A0200
Title: Multiway-SIR for longitudinal multi-table data integration
Authors: Valerie Sautron - INRA (France)
Marie Chavent - Bordeaux University (France)
Nathalie Viguerie - INSERM (France)
Nathalie Villa-Vialaneix - INRA (France) [presenting]
Abstract: An extension of DUAL-STATIS to the sliced-inverse regression (SIR) framework is proposed to analyze multi-table datasets with respect to a numeric variable of interest. The method is designed to analyze the case where a data set $\mathbf{X}$, which corresponds to a set of $p$ variables measured $T$ times on the same $n$ subjects is related to a real target variable $\mathbf{y}$, measured on the same $n$ subjects. The approach is an exploratory method which aims at understanding the evolution of the relation between $\mathbf{X}$ and $\mathbf{y}$ through time.

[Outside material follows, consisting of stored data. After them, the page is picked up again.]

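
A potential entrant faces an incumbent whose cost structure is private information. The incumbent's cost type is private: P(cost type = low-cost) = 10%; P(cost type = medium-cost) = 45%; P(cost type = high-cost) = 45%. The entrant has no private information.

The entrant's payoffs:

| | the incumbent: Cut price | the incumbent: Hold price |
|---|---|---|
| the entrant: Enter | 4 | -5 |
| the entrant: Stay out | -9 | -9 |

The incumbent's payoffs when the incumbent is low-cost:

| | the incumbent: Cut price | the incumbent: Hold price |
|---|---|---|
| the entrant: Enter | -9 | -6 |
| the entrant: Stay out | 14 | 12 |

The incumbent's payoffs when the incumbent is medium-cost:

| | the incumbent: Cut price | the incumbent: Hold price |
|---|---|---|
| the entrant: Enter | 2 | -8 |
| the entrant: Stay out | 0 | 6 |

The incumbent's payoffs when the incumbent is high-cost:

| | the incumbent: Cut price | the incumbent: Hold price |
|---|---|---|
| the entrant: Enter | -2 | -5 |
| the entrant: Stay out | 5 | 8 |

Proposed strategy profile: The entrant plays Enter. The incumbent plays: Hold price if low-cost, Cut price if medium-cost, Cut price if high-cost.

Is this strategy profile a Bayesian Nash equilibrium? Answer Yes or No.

The entrant plays Enter: E[Enter] = 0.1·(-5) + 0.45·(4) + 0.45·(4) = 3.1; E[Stay out] = -9. Best-responding. ✓
The incumbent (cost type low-cost), facing Enter: Cut price gives -9, Hold price gives -6. Proposed Hold price is best. ✓
The incumbent (cost type medium-cost), facing Enter: Cut price gives 2, Hold price gives -8. Proposed Cut price is best. ✓
The incumbent (cost type high-cost), facing Enter: Cut price gives -2, Hold price gives -5. Proposed Cut price is best. ✓

Yes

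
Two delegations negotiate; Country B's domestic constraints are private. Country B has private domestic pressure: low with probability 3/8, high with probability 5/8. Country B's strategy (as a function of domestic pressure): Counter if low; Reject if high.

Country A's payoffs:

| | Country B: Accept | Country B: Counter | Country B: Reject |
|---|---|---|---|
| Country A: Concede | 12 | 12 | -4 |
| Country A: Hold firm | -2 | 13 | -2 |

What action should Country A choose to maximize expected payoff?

Compute Country A's expected payoff for each action, taking the expectation over Country B's type.
E[Concede] = 3/8·(12) + 5/8·(-4) = 2
E[Hold firm] = 3/8·(13) + 5/8·(-2) = 29/8
Best response: Hold firm (29/8 is the largest).

Hold firm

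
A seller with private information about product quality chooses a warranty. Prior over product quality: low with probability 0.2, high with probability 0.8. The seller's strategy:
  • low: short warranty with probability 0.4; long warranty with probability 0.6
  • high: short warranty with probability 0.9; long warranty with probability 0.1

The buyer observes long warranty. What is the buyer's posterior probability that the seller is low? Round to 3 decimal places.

0.600

P(long warranty) = 0.2·0.6 + 0.8·0.1 = 0.2
P(low | long warranty) = (0.2·0.6) / 0.2 = 0.12 / 0.2 = 0.6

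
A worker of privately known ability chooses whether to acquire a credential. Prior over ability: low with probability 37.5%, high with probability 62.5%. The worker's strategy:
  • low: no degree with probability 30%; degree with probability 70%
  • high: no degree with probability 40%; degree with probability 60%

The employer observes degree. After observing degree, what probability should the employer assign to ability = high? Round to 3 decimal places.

P(degree) = 0.375·0.7 + 0.625·0.6 = 0.6375
P(high | degree) = (0.625·0.6) / 0.6375 = 0.375 / 0.6375 = 0.588235

0.588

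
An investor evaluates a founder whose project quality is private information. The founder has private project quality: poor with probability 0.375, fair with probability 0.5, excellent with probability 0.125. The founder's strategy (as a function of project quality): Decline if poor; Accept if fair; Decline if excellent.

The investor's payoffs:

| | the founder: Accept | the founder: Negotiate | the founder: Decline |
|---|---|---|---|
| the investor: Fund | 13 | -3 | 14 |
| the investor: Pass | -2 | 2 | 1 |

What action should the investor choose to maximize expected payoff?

E[Fund] = 0.375·(14) + 0.5·(13) + 0.125·(14) = 13.5
E[Pass] = 0.375·(1) + 0.5·(-2) + 0.125·(1) = -0.5
Best response: Fund (13.5 is the largest).

Fund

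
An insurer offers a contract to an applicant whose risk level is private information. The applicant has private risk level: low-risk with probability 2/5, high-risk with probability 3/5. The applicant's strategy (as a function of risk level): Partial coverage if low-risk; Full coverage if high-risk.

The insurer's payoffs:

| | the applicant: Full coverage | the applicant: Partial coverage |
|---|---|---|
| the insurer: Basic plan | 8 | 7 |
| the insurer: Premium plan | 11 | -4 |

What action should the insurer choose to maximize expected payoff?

Basic plan

Compute the insurer's expected payoff for each action, taking the expectation over the applicant's type.
E[Basic plan] = 2/5·(7) + 3/5·(8) = 38/5
E[Premium plan] = 2/5·(-4) + 3/5·(11) = 5
Best response: Basic plan (38/5 is the largest).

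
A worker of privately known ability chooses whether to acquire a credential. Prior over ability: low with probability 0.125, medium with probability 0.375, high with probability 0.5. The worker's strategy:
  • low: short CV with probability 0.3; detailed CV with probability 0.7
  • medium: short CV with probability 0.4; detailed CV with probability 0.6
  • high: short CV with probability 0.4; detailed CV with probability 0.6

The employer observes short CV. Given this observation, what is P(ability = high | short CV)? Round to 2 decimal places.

0.52

P(short CV) = 0.125·0.3 + 0.375·0.4 + 0.5·0.4 = 0.3875
P(high | short CV) = (0.5·0.4) / 0.3875 = 0.2 / 0.3875 = 0.516129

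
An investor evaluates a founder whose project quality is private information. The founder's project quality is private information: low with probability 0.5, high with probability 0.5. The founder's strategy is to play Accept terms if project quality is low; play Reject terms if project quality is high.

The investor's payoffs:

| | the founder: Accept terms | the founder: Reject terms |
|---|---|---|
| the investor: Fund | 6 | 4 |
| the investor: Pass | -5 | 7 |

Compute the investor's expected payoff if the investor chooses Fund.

5

Take the expectation over the founder's project quality, weighting each type's action by its prior probability.
E[Fund] = 0.5·6 + 0.5·4 = 3 + 2 = 5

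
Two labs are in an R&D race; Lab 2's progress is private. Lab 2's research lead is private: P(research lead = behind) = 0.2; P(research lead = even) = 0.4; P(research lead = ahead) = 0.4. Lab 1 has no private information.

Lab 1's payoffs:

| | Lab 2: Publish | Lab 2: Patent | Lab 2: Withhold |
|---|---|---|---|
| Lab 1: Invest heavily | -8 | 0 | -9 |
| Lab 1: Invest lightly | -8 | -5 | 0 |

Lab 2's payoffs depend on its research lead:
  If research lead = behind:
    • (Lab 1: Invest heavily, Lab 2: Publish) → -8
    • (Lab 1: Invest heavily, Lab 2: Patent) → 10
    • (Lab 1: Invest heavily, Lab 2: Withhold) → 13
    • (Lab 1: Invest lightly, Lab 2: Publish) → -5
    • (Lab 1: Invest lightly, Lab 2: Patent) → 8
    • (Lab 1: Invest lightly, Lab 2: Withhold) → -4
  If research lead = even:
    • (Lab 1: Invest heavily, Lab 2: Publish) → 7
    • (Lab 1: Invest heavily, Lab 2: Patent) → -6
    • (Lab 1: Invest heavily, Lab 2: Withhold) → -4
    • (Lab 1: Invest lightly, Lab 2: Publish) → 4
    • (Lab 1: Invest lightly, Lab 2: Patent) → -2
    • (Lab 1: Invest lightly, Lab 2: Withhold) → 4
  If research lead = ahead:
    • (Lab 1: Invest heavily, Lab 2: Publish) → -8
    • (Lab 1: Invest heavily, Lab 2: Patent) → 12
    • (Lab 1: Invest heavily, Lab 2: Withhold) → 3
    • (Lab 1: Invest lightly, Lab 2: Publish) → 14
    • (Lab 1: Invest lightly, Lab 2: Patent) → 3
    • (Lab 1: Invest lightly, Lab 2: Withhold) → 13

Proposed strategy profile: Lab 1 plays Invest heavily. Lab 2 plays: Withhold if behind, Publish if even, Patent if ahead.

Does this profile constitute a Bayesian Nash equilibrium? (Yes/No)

Lab 1 plays Invest heavily: E[Invest heavily] = 0.2·(-9) + 0.4·(-8) + 0.4·(0) = -5; E[Invest lightly] = -5.2. Best-responding. ✓
Lab 2 (research lead behind), facing Invest heavily: Publish gives -8, Patent gives 10, Withhold gives 13. Proposed Withhold is best. ✓
Lab 2 (research lead even), facing Invest heavily: Publish gives 7, Patent gives -6, Withhold gives -4. Proposed Publish is best. ✓
Lab 2 (research lead ahead), facing Invest heavily: Publish gives -8, Patent gives 12, Withhold gives 3. Proposed Patent is best. ✓

Yes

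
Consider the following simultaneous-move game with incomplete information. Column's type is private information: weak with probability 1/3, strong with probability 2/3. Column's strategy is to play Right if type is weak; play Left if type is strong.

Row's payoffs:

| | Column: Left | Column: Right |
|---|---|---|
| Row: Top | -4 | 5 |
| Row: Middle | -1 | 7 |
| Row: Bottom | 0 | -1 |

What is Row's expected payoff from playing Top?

E[Top] = 1/3·5 + 2/3·(-4) = 5/3 + (-8/3) = -1

-1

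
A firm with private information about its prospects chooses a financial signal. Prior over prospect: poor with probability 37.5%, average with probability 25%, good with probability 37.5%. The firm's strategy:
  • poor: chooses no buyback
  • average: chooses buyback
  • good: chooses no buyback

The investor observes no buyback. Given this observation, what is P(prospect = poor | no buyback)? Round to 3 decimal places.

Apply Bayes' rule using the sender's strategy as the likelihood.
P(no buyback) = 0.375·1 + 0.25·0 + 0.375·1 = 0.75
P(poor | no buyback) = (0.375·1) / 0.75 = 0.375 / 0.75 = 0.5

0.500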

The method proceeds in two steps: 1) an inter-structure analysis studies the resemblance between the different time steps by computing similarities between estimates of the covariance of the mean of $\mathbf{X}_{..t}$ conditional to $\mathbf{y}$. Similarly to SIR, the conditional expectation is estimated by slicing the range of $\mathbf{y}$. The result of this analysis is a compromise covariance matrix $\Gamma^c$, which captures a compromise correlation structure of $\mathbb{E}(\mathbf{X}_{..t}|y)$ over $t$; 2) an intra-structure analysis which is a generalized PCA of the compromise. This second step results in graphical outputs which can be used to explore the covariance structure between variables and time steps conditional to $\mathbf{y}$. The method is illustrated on a real problem related to the consequences of a low calorie diet on obese persons in which the target variable of interest is the weight gain/loss.